The Dancing House, Prague
Prague’s ‘Dancing House,’ also known as ‘Fred and Ginger,’ is actually the Nationale-Nederlanden building by architect Vlado Milunic, built in cooperation with Frank Gehry in 1996. One of the dual towers of the building appears to be warped and distorted, as if someone squished it up against the other.
Australian Customs Service Building, Melbourne
From most angles, it’s virtually impossible to tell what’s going on with the facade of the Australian Customs Service Building in Melbourne, clad as it is in an unusual graphic black and white pattern. The theme is reportedly repeated inside.

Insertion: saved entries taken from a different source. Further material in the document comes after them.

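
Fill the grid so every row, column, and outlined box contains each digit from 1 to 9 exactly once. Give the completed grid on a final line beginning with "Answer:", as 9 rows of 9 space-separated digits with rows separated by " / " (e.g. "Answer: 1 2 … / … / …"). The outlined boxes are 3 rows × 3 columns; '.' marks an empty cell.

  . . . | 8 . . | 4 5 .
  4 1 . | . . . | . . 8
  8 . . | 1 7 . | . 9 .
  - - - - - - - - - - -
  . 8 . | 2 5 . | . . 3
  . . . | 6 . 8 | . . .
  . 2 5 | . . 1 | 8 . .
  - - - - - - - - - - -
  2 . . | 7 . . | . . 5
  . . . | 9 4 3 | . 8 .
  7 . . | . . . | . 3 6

Step 1. [r3c9∈{2}] r3c9 has the single candidate 2. So r3c9=2.
Step 2. [r7c6∈{6}] only 6 remains possible at r7c6 ⇒ r7c6=6.
Step 3. [r7c8∈{1,4}] 4 has one home in box 9: r7c8. So r7c8=4.
Step 4. [r4c6∈{4,7,9}] r4c6 is the only open cell in col 6 admitting 7. So r4c6=7.
Step 5. [r4c3∈{1,4,6,9}] r4c3 is the only open cell in row 4 admitting 4, so r4c3=4.
Step 6. [r3c2∈{3,5,6}] box 1 places 5 nowhere but r3c2, so r3c2=5.
Step 7. [r8c7∈{1,2,7}] row 8 places 2 nowhere but r8c7, so r8c7=2.
Step 8. [r5c9∈{1,4,7,9}] across row 5, 4 lands solely at r5c9. So r5c9=4.
Step 9. [r6c9∈{7,9}] across col 9, 9 lands solely at r6c9 ⇒ r6c9=9.
Step 10. [r4c1∈{1,6,9}] across row 4, 9 lands solely at r4c1. So r4c1=9.
Step 11. [r6c5∈{3}] nothing but 3 survives at r6c5, so r6c5=3.
Step 12. [r6c8∈{6,7}] row 6 places 7 nowhere but r6c8 ⇒ r6c8=7.
Step 13. [r2c8∈{6}] r2c8 is down to just 6. So r2c8=6.
Step 14. [r3c3∈{3,6}] 6 has one home in row 3: r3c3, so r3c3=6.
Step 15. [r8c3∈{1}] nothing but 1 survives at r8c3 ⇒ r8c3=1.
Step 16. [r1c1∈{3}] only 3 remains possible at r1c1 ⇒ r1c1=3.
Step 17. [r4c8∈{1}] only 1 remains possible at r4c8, so r4c8=1.
Step 18. [r2c7∈{3,7}] 7 has one home in col 7: r2c7 ⇒ r2c7=7.
Step 19. [r5c5∈{9}] r5c5 is down to just 9. So r5c5=9.
Step 20. [r2c5∈{2}] only 2 remains possible at r2c5. So r2c5=2.
Step 21. [r2c3∈{9}] nothing but 9 survives at r2c3, so r2c3=9.
Step 22. [r1c2∈{7}] nothing but 7 survives at r1c2, so r1c2=7.
Step 23. [r9c3∈{8}] only 8 remains possible at r9c3. So r9c3=8.
Step 24. [r7c3∈{3}] r7c3 is down to just 3, so r7c3=3.
Step 25. [r2c6∈{5}] r2c6's peers cover all but 5 ⇒ r2c6=5.
Step 26. [r7c2∈{9}] nothing but 9 survives at r7c2, so r7c2=9.
Step 27. [r7c7∈{1}] only 1 remains possible at r7c7 ⇒ r7c7=1.
Step 28. [r6c1∈{6}] nothing but 6 survives at r6c1 ⇒ r6c1=6.
Step 29. [r5c2∈{3}] r5c2 has the single candidate 3, so r5c2=3.
Step 30. [r4c7∈{6}] r4c7 has the single candidate 6 ⇒ r4c7=6.
Step 31. [r5c8∈{2}] nothing but 2 survives at r5c8 ⇒ r5c8=2.
Step 32. [r5c1∈{1}] only 1 remains possible at r5c1 ⇒ r5c1=1.
Step 33. [r8c2∈{6}] r8c2 has the single candidate 6, so r8c2=6.
Step 34. [r1c6∈{9}] r1c6 is down to just 9. So r1c6=9.
Step 35. [r1c5∈{6}] only 6 remains possible at r1c5. So r1c5=6.
Step 36. [r9c5∈{1}] only 1 remains possible at r9c5, so r9c5=1.
Step 37. [r6c4∈{4}] r6c4 is down to just 4, so r6c4=4.
Step 38. [r9c6∈{2}] r9c6 is down to just 2. So r9c6=2.
Step 39. [r5c7∈{5}] only 5 remains possible at r5c7, so r5c7=5.
Step 40. [r1c3∈{2}] r1c3 is down to just 2 ⇒ r1c3=2.
Step 41. [r8c9∈{7}] r8c9 has the single candidate 7 ⇒ r8c9=7.
Step 42. [r5c3∈{7}] nothing but 7 survives at r5c3, so r5c3=7.
Step 43. [r9c4∈{5}] r9c4's peers cover all but 5. So r9c4=5.
Step 44. [r8c1∈{5}] r8c1 is down to just 5. So r8c1=5.
Step 45. [r7c5∈{8}] only 8 remains possible at r7c5. So r7c5=8.
Step 46. [r3c6∈{4}] r3c6 is down to just 4, so r3c6=4.
Step 47. [r9c2∈{4}] r9c2 is down to just 4, so r9c2=4.
Step 48. [r9c7∈{9}] r9c7 is down to just 9. So r9c7=9.
Step 49. [r2c4∈{3}] r2c4's peers cover all but 3, so r2c4=3.
Step 50. [r1c9∈{1}] r1c9 is down to just 1. So r1c9=1.
Step 51. [r3c7∈{3}] nothing but 3 survives at r3c7. So r3c7=3.

Answer: 3 7 2 8 6 9 4 5 1 / 4 1 9 3 2 5 7 6 8 / 8 5 6 1 7 4 3 9 2 / 9 8 4 2 5 7 6 1 3 / 1 3 7 6 9 8 5 2 4 / 6 2 5 4 3 1 8 7 9 / 2 9 3 7 8 6 1 4 5 / 5 6 1 9 4 3 2 8 7 / 7 4 8 5 1 2 9 3 6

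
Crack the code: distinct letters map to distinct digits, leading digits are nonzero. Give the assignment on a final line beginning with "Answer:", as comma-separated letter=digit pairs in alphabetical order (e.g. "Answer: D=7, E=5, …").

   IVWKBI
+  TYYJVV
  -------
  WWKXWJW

Step 1. [col 1: I + V ≡ W (mod 10)] I=3 is one option consistent with column 1 (I + V ≡ W (mod 10), carry-in 0) — take it, so I=3.
Step 2. [col 1: I + V ≡ W (mod 10)] no forcing yet in column 1 (carry-in 0); W=1 is free and consistent — try it ⇒ W=1.
Step 3. [col 1: I + V ≡ W (mod 10)] column 1 reads I+V+carry(0)=W with I=3, W=1; with digits 1,3 already taken and all letters distinct, the only value for V is 8, so V=8.
Step 4. [col 2: B + V ≡ J (mod 10)] no forcing yet in column 2 (carry-in 1); B=0 is free and consistent — try it, so B=0.
Step 5. [col 2: B + V ≡ J (mod 10)] column 2: given B=0, V=8, carry-in 1, and digits 0,1,3,8 already taken and all letters distinct, B+V≡J (mod 10) forces J=9, so J=9.
Step 6. [col 3: K + J ≡ W (mod 10)] column 3 reads K+J+carry(0)=W with J=9, W=1; with digits 0,1,3,8,9 already taken and all letters distinct, the only value for K is 2 ⇒ K=2.
Step 7. [col 4: W + Y ≡ X (mod 10)] column 4 (W + Y ≡ X (mod 10), carry-in 1) doesn't pin Y yet; pick Y=4 and continue ⇒ Y=4.
Step 8. [col 4: W + Y ≡ X (mod 10)] from column 4 (W=1, Y=4, carry-in 1, digits 0,1,2,3,4,8,9 already taken and all letters distinct): X must equal 6 ⇒ X=6.
Step 9. [col 6: I + T ≡ W (mod 10)] column 6 reads I+T+carry(1)=W with I=3, W=1; with digits 0,1,2,3,4,6,8,9 already taken and all letters distinct, the only value for T is 7, so T=7.

Answer: B=0, I=3, J=9, K=2, T=7, V=8, W=1, X=6, Y=4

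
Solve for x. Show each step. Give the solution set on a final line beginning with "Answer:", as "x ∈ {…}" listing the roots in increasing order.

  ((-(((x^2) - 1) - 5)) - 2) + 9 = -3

Step 1. [((-(((x^2) - 1) - 5)) - 2) + 9 = -3] the outer +9 inverts by subtracting 9 ⇒ sub: (-(((x^2) - 1) - 5)) - 2 = -12.
Step 2. [(-(((x^2) - 1) - 5)) - 2 = -12] the outer -2 inverts by adding 2, so sub: -(((x^2) - 1) - 5) = -10.
Step 3. [-(((x^2) - 1) - 5) = -10] LHS negated; negate both sides, so neg: ((x^2) - 1) - 5 = 10.
Step 4. [((x^2) - 1) - 5 = 10] peel the -5: add 5 from each side ⇒ sub: (x^2) - 1 = 15.
Step 5. [(x^2) - 1 = 15] 1 comes off first (add 1) ⇒ sub: x^2 = 16.
Step 6. [x^2 = 16] √ both sides: 16 ≥ 0 gives two branches ⇒ sqrt: x = 4 or -4.

Answer: x ∈ {-4, 4}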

Pinnacle at Symphony Place, Nashville, Tennessee
The tall and thin mirrored Pinnacle at Symphony Place almost manages to disappear into the sky altogether when conditions are just right, becoming like a ghostly suggestion of a building instead of something decidedly solid and real.
Lucid Stead by Phillip K. Smith III, Joshua Tree, California
Alternating its logs with long stretches of mirror, artist Phillip K. Smith III makes his Joshua Tree installation ‘Lucid Stead’ blend with its environment so effectively it seems to be little more than a few dark brown lines floating in the desert.